An idempotent function is a function which, when called multiple times with the same parameters, will not result in any change after the first call. As Wikipedia puts it:

Idempotence is the property of certain operations in mathematics and computer science whereby they can be applied multiple times without changing the result beyond the initial application

Why is idempotency useful?

Consider that Lightbus events will be delivered at least once. This is in comparison to RPCs which are called at most once. This is not Lightbus trying to be awkward, rather it is because it is theoretically impossible to ensure exactly-once delivery.

Lightbus therefore guarantees you that events will always arrive, but with the trade-off that sometimes the event may arrive multiple times. In the wost case, your event handlers will be executed multiple times.

In some cases this will not cause a problem. For example, an event handler which performs a simple update to a record with a specific ID. Executing this update a second time will leave the record in the same state it was in after the first execution.

However, an event handler which creates a new record will face a problem. If the event handler is executed twice then two records will be created, even though the event was identical in both cases.

Ensuring idempotency for database operations

A simple and reliable way to ensure idempotency is through the use of UUIDs and upserts.

A UUID is a standard way of producing a globally unique ID. An upsert is a combination of an 'update' and an 'insert' which says: *'Insert this record, but if you find a duplicate then update it instead'.

Take the following event handler as an example:

# BAD, not idempotent
def handle_page_view(event, url):
    db.execute("INSERT INTO views (url)")

This is not an idempotent event handler because multiple invocations for the same event will result in multiple records being created.

An idempotent version of the above can be rewritten as:

# GOOD, idempotent
def handle_page_view(event, uuid, url):
    try:
        # Try to perform an insert first (this should normally work fine)
        db.execute("INSERT INTO views (%s, %s)", [uuid, url])
    except IntegrityError:
        # UUID already exists, so do an update
        db.execute("UPDATE views SET url = %s WHERE view_uuid = %s", [url, uuid])

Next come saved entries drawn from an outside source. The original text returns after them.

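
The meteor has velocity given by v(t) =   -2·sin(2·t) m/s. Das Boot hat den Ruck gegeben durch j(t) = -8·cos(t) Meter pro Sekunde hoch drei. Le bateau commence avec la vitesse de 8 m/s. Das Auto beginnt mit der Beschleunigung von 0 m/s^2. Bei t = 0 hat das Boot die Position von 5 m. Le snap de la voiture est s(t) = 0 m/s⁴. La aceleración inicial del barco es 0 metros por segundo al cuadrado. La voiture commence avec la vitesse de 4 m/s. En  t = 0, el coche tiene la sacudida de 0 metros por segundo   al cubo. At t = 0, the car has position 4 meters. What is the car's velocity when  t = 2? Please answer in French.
Nous devons intégrer notre équation du snap s(t) = 0 3 fois. En prenant ∫s(t)dt et en appliquant j(0) = 0, nous trouvons j(t) = 0. L'intégrale du jerk est l'accélération. En utilisant a(0) = 0, nous obtenons a(t) = 0. L'intégrale de l'accélération est la vitesse. En utilisant v(0) = 4, nous obtenons v(t) = 4. De l'équation de la vitesse v(t) = 4, nous substituons t = 2 pour obtenir v = 4.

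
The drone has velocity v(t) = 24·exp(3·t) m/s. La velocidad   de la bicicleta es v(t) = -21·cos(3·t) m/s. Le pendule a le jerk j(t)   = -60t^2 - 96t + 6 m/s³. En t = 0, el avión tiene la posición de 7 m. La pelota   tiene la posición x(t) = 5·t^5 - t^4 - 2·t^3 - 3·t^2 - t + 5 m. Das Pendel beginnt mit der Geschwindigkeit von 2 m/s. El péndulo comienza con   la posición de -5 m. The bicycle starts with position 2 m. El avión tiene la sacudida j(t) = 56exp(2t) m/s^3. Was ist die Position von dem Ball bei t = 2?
Mit x(t) = 5·t^5 - t^4 - 2·t^3 - 3·t^2 - t + 5 und Einsetzen von t = 2, finden wir x = 119.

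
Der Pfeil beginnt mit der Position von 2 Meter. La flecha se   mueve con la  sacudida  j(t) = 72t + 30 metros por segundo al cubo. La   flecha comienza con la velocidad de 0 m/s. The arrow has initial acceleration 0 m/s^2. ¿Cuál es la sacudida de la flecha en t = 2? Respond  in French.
Nous avons le jerk j(t) = 72·t + 30. En substituant t = 2: j(2) = 174.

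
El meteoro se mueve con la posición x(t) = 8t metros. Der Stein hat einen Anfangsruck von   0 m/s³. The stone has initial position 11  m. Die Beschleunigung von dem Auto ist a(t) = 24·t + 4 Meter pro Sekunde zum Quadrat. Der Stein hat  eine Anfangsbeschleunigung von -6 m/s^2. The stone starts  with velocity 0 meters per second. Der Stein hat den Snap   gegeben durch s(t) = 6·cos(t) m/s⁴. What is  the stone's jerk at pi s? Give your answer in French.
Nous devons trouver la primitive de notre équation du snap s(t) = 6·cos(t) 1 fois. La primitive du snap, avec j(0) = 0, donne le jerk: j(t) = 6·sin(t). Nous avons le jerk j(t) = 6·sin(t). En substituant t = pi: j(pi) = 0.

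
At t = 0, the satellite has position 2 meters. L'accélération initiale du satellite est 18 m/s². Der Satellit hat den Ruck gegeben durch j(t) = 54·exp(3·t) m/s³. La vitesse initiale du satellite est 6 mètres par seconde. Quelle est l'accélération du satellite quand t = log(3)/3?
Nous devons intégrer notre équation du jerk j(t) = 54·exp(3·t) 1 fois. L'intégrale du jerk est l'accélération. En utilisant a(0) = 18, nous obtenons a(t) = 18·exp(3·t). Nous avons l'accélération a(t) = 18·exp(3·t). En substituant t = log(3)/3: a(log(3)/3) = 54.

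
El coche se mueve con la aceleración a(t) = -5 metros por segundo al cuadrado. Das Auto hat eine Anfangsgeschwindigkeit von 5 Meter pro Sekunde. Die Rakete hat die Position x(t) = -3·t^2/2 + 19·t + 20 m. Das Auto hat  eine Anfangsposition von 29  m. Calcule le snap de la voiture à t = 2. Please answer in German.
Wir müssen unsere Gleichung für die Beschleunigung a(t) = -5 2-mal ableiten. Die Ableitung von der Beschleunigung ergibt den Ruck: j(t) = 0. Mit d/dt von j(t) finden wir s(t) = 0. Wir haben den Snap s(t) = 0. Durch Einsetzen von t = 2: s(2) = 0.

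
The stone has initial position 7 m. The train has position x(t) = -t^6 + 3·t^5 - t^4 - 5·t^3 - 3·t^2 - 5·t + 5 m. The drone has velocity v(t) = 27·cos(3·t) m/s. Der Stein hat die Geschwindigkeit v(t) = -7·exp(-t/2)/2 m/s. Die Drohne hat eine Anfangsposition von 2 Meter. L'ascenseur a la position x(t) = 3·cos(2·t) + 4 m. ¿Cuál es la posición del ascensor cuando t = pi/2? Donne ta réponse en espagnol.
De la ecuación de la posición x(t) = 3·cos(2·t) + 4, sustituimos t = pi/2 para obtener x = 1.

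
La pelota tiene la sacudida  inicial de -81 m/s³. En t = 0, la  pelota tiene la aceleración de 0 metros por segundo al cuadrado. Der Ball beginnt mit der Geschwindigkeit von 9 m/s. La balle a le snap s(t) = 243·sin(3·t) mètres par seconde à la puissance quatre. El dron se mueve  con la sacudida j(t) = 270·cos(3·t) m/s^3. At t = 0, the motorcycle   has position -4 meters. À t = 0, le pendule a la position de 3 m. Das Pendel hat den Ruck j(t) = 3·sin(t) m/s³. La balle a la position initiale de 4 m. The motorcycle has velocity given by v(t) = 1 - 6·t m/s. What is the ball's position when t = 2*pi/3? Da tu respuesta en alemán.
Ausgehend von dem Snap s(t) = 243·sin(3·t), nehmen wir 4 Integrale. Mit ∫s(t)dt und Anwendung von j(0) = -81, finden wir j(t) = -81·cos(3·t). Durch Integration von dem Ruck und Verwendung der Anfangsbedingung a(0) = 0, erhalten wir a(t) = -27·sin(3·t). Die Stammfunktion von der Beschleunigung ist die Geschwindigkeit. Mit v(0) = 9 erhalten wir v(t) = 9·cos(3·t). Das Integral von der Geschwindigkeit, mit x(0) = 4, ergibt die Position: x(t) = 3·sin(3·t) + 4. Aus der Gleichung für die Position x(t) = 3·sin(3·t) + 4, setzen wir t = 2*pi/3 ein und erhalten x = 4.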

This handler can be executed any number of times for the same parameters without ever creating duplicate records. It is idempotent.

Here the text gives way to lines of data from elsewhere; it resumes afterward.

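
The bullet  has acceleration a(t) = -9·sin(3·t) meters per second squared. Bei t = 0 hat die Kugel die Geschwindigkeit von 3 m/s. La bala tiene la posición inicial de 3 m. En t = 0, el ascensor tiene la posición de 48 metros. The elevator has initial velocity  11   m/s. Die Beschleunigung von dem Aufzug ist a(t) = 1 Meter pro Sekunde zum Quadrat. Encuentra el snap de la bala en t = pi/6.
Para resolver esto, necesitamos tomar 2 derivadas de nuestra ecuación de la aceleración a(t) = -9·sin(3·t). La derivada de la aceleración da la sacudida: j(t) = -27·cos(3·t). La derivada de la sacudida da el snap: s(t) = 81·sin(3·t). Tenemos el snap s(t) = 81·sin(3·t). Sustituyendo t = pi/6: s(pi/6) = 81.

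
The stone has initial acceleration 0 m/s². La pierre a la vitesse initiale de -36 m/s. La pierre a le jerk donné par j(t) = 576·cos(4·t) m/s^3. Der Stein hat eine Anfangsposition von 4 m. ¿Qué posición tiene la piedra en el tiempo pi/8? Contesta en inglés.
To find the answer, we compute 3 antiderivatives of j(t) = 576·cos(4·t). Taking ∫j(t)dt and applying a(0) = 0, we find a(t) = 144·sin(4·t). The antiderivative of acceleration, with v(0) = -36, gives velocity: v(t) = -36·cos(4·t). Integrating velocity and using the initial condition x(0) = 4, we get x(t) = 4 - 9·sin(4·t). Using x(t) = 4 - 9·sin(4·t) and substituting t = pi/8, we find x = -5.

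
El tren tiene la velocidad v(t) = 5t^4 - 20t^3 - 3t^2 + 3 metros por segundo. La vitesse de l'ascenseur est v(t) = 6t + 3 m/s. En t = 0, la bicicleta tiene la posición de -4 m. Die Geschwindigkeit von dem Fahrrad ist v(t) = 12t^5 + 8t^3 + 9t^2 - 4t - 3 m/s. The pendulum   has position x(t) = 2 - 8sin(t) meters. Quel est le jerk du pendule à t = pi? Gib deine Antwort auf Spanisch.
Partiendo de la posición x(t) = 2 - 8·sin(t), tomamos 3 derivadas. Tomando d/dt de x(t), encontramos v(t) = -8·cos(t). La derivada de la velocidad da la aceleración: a(t) = 8·sin(t). La derivada de la aceleración da la sacudida: j(t) = 8·cos(t). Tenemos la sacudida j(t) = 8·cos(t). Sustituyendo t = pi: j(pi) = -8.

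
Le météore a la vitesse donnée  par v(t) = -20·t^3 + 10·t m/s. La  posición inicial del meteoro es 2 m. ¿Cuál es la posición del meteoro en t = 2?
Debemos encontrar la integral de nuestra ecuación de la velocidad v(t) = -20·t^3 + 10·t 1 vez. Integrando la velocidad y usando la condición inicial x(0) = 2, obtenemos x(t) = -5·t^4 + 5·t^2 + 2. De la ecuación de la posición x(t) = -5·t^4 + 5·t^2 + 2, sustituimos t = 2 para obtener x = -58.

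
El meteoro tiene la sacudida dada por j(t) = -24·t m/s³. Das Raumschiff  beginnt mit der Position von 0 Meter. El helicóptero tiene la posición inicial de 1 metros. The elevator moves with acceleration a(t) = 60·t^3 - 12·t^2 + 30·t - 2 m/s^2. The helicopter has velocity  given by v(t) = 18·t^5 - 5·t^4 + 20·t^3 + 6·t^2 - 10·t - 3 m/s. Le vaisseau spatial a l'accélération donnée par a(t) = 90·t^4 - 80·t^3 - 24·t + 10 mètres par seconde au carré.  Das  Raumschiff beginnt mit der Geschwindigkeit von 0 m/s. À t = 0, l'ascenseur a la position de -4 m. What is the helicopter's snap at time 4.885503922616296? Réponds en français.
Nous devons dériver notre équation de la vitesse v(t) = 18·t^5 - 5·t^4 + 20·t^3 + 6·t^2 - 10·t - 3 3 fois. En prenant d/dt de v(t), nous trouvons a(t) = 90·t^4 - 20·t^3 + 60·t^2 + 12·t - 10. En dérivant l'accélération, nous obtenons le jerk: j(t) = 360·t^3 - 60·t^2 + 120·t + 12. En prenant d/dt de j(t), nous trouvons s(t) = 1080·t^2 - 120·t + 120. En utilisant s(t) = 1080·t^2 - 120·t + 120 et en substituant t = 4.885503922616296, nous trouvons s = 25311.3399934172.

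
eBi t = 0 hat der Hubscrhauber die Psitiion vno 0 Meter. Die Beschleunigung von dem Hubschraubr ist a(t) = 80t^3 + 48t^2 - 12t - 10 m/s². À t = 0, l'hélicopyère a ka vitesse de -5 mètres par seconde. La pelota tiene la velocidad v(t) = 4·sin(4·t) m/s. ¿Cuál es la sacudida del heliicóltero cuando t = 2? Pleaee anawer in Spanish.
Debemos derivar nuestra ecuación de la aceleración a(t) = 80·t^3 + 48·t^2 - 12·t - 10 1 vez. La derivada de la aceleración da la sacudida: j(t) = 240·t^2 + 96·t - 12. De la ecuación de la sacudida j(t) = 240·t^2 + 96·t - 12, sustituimos t = 2 para obtener j = 1140.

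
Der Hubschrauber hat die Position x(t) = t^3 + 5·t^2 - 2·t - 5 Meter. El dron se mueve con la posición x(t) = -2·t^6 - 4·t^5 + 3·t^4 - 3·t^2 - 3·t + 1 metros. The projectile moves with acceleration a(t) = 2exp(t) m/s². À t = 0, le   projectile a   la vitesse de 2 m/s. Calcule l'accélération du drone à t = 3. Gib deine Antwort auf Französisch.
Pour résoudre ceci, nous devons prendre 2 dérivées de notre équation de la position x(t) = -2·t^6 - 4·t^5 + 3·t^4 - 3·t^2 - 3·t + 1. En dérivant la position, nous obtenons la vitesse: v(t) = -12·t^5 - 20·t^4 + 12·t^3 - 6·t - 3. En prenant d/dt de v(t), nous trouvons a(t) = -60·t^4 - 80·t^3 + 36·t^2 - 6. Nous avons l'accélération a(t) = -60·t^4 - 80·t^3 + 36·t^2 - 6. En substituant t = 3: a(3) = -6702.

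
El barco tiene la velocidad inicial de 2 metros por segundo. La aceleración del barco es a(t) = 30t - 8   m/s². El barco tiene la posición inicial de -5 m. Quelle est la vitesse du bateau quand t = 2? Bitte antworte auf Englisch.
We need to integrate our acceleration equation a(t) = 30·t - 8 1 time. Integrating acceleration and using the initial condition v(0) = 2, we get v(t) = 15·t^2 - 8·t + 2. We have velocity v(t) = 15·t^2 - 8·t + 2. Substituting t = 2: v(2) = 46.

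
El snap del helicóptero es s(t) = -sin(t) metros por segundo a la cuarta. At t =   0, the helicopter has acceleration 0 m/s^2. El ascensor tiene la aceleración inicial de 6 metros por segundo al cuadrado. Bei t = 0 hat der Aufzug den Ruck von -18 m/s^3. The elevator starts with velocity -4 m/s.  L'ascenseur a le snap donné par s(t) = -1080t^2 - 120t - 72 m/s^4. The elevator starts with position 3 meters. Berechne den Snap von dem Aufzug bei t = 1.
Mit s(t) = -1080·t^2 - 120·t - 72 und Einsetzen von t = 1, finden wir s = -1272.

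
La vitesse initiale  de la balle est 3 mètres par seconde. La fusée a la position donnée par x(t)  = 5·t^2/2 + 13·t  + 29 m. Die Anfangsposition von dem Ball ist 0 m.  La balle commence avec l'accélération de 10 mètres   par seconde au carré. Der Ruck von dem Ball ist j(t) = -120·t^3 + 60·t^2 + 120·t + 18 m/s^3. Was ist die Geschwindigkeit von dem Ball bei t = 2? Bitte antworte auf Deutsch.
Ausgehend von dem Ruck j(t) = -120·t^3 + 60·t^2 + 120·t + 18, nehmen wir 2 Stammfunktionen. Das Integral von dem Ruck, mit a(0) = 10, ergibt die Beschleunigung: a(t) = -30·t^4 + 20·t^3 + 60·t^2 + 18·t + 10. Mit ∫a(t)dt und Anwendung von v(0) = 3, finden wir v(t) = -6·t^5 + 5·t^4 + 20·t^3 + 9·t^2 + 10·t + 3. Wir haben die Geschwindigkeit v(t) = -6·t^5 + 5·t^4 + 20·t^3 + 9·t^2 + 10·t + 3. Durch Einsetzen von t = 2: v(2) = 107.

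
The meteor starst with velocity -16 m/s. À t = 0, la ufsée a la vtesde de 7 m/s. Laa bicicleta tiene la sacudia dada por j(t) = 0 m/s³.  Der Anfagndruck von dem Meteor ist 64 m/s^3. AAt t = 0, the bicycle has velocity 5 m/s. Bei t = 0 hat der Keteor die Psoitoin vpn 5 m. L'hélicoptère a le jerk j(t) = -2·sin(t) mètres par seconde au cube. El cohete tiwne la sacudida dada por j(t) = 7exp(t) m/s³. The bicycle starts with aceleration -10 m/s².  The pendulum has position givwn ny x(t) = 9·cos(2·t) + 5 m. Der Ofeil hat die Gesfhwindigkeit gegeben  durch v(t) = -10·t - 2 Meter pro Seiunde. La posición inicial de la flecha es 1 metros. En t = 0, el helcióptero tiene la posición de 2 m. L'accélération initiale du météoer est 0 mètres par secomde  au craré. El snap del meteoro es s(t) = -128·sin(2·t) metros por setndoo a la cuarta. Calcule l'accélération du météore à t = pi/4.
En partant du snap s(t) = -128·sin(2·t), nous prenons 2 primitives. En intégrant le snap et en utilisant la condition initiale j(0) = 64, nous obtenons j(t) = 64·cos(2·t). En intégrant le jerk et en utilisant la condition initiale a(0) = 0, nous obtenons a(t) = 32·sin(2·t). Nous avons l'accélération a(t) = 32·sin(2·t). En substituant t = pi/4: a(pi/4) = 32.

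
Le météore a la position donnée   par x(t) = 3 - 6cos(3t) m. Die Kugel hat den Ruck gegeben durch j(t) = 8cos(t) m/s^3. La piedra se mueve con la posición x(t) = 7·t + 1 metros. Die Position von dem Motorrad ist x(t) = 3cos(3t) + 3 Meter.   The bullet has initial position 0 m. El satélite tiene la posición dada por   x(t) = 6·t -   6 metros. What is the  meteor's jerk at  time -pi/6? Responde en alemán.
Wir müssen unsere Gleichung für die Position x(t) = 3 - 6·cos(3·t) 3-mal ableiten. Die Ableitung von der Position ergibt die Geschwindigkeit: v(t) = 18·sin(3·t). Die Ableitung von der Geschwindigkeit ergibt die Beschleunigung: a(t) = 54·cos(3·t). Die Ableitung von der Beschleunigung ergibt den Ruck: j(t) = -162·sin(3·t). Mit j(t) = -162·sin(3·t) und Einsetzen von t = -pi/6, finden wir j = 162.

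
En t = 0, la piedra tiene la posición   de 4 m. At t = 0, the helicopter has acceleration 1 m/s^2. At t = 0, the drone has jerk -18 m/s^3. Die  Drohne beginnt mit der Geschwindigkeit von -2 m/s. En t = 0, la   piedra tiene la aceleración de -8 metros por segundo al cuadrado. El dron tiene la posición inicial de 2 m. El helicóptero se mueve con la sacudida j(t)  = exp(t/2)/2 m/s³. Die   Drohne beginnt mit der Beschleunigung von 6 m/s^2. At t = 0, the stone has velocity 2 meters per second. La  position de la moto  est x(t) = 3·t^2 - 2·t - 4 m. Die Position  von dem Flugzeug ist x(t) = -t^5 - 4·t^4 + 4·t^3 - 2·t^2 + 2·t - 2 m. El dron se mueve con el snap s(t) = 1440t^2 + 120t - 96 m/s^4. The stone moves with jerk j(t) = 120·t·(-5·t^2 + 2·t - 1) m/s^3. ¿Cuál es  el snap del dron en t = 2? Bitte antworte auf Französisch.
En utilisant s(t) = 1440·t^2 + 120·t - 96 et en substituant t = 2, nous trouvons s = 5904.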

Note that the views table must include a UUID column which is UNIQUE, otherwise an error would not be raised. Additionally, the code which fires the event must now provide a value for the UUID parameter.

Many databases and frameworks provide direct support for performing upsert operations which will make the above simpler (and therefore less error prone).

Upserts in Django

Django provides the update_or_create() method which serves exactly this purpose:

# Idempotent
def handle_page_view(event, uuid, url):
    Views.objects.update_or_create(uuid=uuid, defaults={'url': url})

Upserts in SQL

Many relational databases can also perform upsert in a single SQL query:

INSERT INTO views (uuid, url) VALUES ('uuid-here', 'http://lightbus.org') 
ON CONFLICT (uuid) 
DO UPDATE SET url = 'http://lightbus.org';

Ensuring idempotency in other cases

There are additional areas where idempotency can become relevant:

  • Event handlers which call external APIs
  • Event handlers which send email

Handling these cases is beyond the scope of this documentation. Rest APIs which support idempotency keys will likely help here 1. You may also decide that multiple invocations are acceptable in some situations as long as they are sufficiently rare (for example, sending emails).